Given Data / Assumptions:
- We have five consecutive odd natural numbers. - The average of these five numbers is k. - Two more consecutive odd numbers, immediately following the first five, are added. - We must find the new average in terms of k.

Concept / Approach:
For any arithmetic progression with an odd number of terms, the average is equal to the middle term. Five consecutive odd numbers can be written symmetrically around their middle value. When two more consecutive odd numbers are added after the first five, the new set has seven consecutive odd numbers. For seven consecutive odd numbers, the average is still the middle term, which can be related back to k.

Step-by-Step Solution:
Step 1: Let the five consecutive odd numbers be n - 4, n - 2, n, n + 2 and n + 4, where n is the middle odd number. Step 2: For five consecutive odd numbers, the average is the middle term, so the average is n. Step 3: The question states that this average is k, so n = k. Step 4: The next two consecutive odd numbers after n + 4 are n + 6 and n + 8. Step 5: After adding these two, we have seven numbers: n - 4, n - 2, n, n + 2, n + 4, n + 6 and n + 8. Step 6: These seven numbers are still in arithmetic progression with a common difference of 2. Step 7: For seven consecutive odd numbers, the average is again the middle term, which is the fourth number in order. Step 8: The fourth number is n + 2, since the sequence is symmetric around this value. Step 9: Substitute n = k to get the new average: k + 2.
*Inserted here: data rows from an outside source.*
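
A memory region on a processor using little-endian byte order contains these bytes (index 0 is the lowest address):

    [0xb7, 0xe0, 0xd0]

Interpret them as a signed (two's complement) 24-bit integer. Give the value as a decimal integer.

-3088201

In little-endian order the low byte comes first in memory.
Reassemble most-significant byte first: D0 E0 B7 → 0xD0E0B7.
Top bit is set, so as a signed 24-bit value this is 0xD0E0B7 − 2^24 = -3088201.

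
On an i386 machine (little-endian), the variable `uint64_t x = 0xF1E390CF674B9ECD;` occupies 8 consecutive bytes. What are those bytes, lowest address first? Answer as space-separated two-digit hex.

Split into bytes (most-significant first): F1 E3 90 CF 67 4B 9E CD.
Little-endian: lowest address holds the least-significant byte.
So at ascending addresses the bytes are CD 9E 4B 67 CF 90 E3 F1.

CD 9E 4B 67 CF 90 E3 F1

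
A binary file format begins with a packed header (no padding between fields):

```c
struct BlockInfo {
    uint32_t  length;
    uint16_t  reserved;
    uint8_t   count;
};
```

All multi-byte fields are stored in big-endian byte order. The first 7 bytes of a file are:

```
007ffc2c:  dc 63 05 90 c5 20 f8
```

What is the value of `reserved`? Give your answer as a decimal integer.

`reserved` follows `length` (4 bytes), so it starts at byte offset 4 and occupies 2 bytes.
Bytes at offsets 4..5: C5 20.
Big-endian stores the most-significant byte at the lowest address.
The bytes are already most-significant first: 0xC520.
0xC520 = 50464.

50464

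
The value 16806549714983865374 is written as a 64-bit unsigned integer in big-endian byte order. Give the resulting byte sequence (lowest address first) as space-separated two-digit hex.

E9 3C DB EB BD 8E 4C 1E

16806549714983865374 in hexadecimal, padded to 64 bits, is 0xE93CDBEBBD8E4C1E.
Split into bytes (most-significant first): E9 3C DB EB BD 8E 4C 1E.
Big-endian: lowest address holds the most-significant byte.
So the memory order matches the most-significant-first order: E9 3C DB EB BD 8E 4C 1E.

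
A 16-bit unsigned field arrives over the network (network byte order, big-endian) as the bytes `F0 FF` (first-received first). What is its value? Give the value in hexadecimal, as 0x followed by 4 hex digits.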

Verification / Alternative Check:
Take a concrete example. Suppose the five consecutive odd numbers are 3, 5, 7, 9 and 11. Their average is 7, so k = 7. The next two odd numbers are 13 and 15. The seven numbers are 3, 5, 7, 9, 11, 13 and 15. The average of these seven numbers is the middle value 9. Since k = 7, k + 2 = 9, which matches the new average, confirming the formula.

Why Other Options Are Wrong:
Option k - 2 and k + 1 underestimate the shift in the average when larger numbers are added. Options 2k + 1 and 2k - 3 are not consistent dimensionally; they grow too fast compared to the linear progression of the numbers.

Common Pitfalls:
Students may incorrectly try to recompute the average using long algebraic expressions for all seven terms instead of using the symmetry of consecutive odd numbers. Remembering that for an odd count of terms in an arithmetic progression the average is equal to the middle term simplifies the problem significantly.

Final Answer:
The new average after adding the next two odd numbers is k + 2.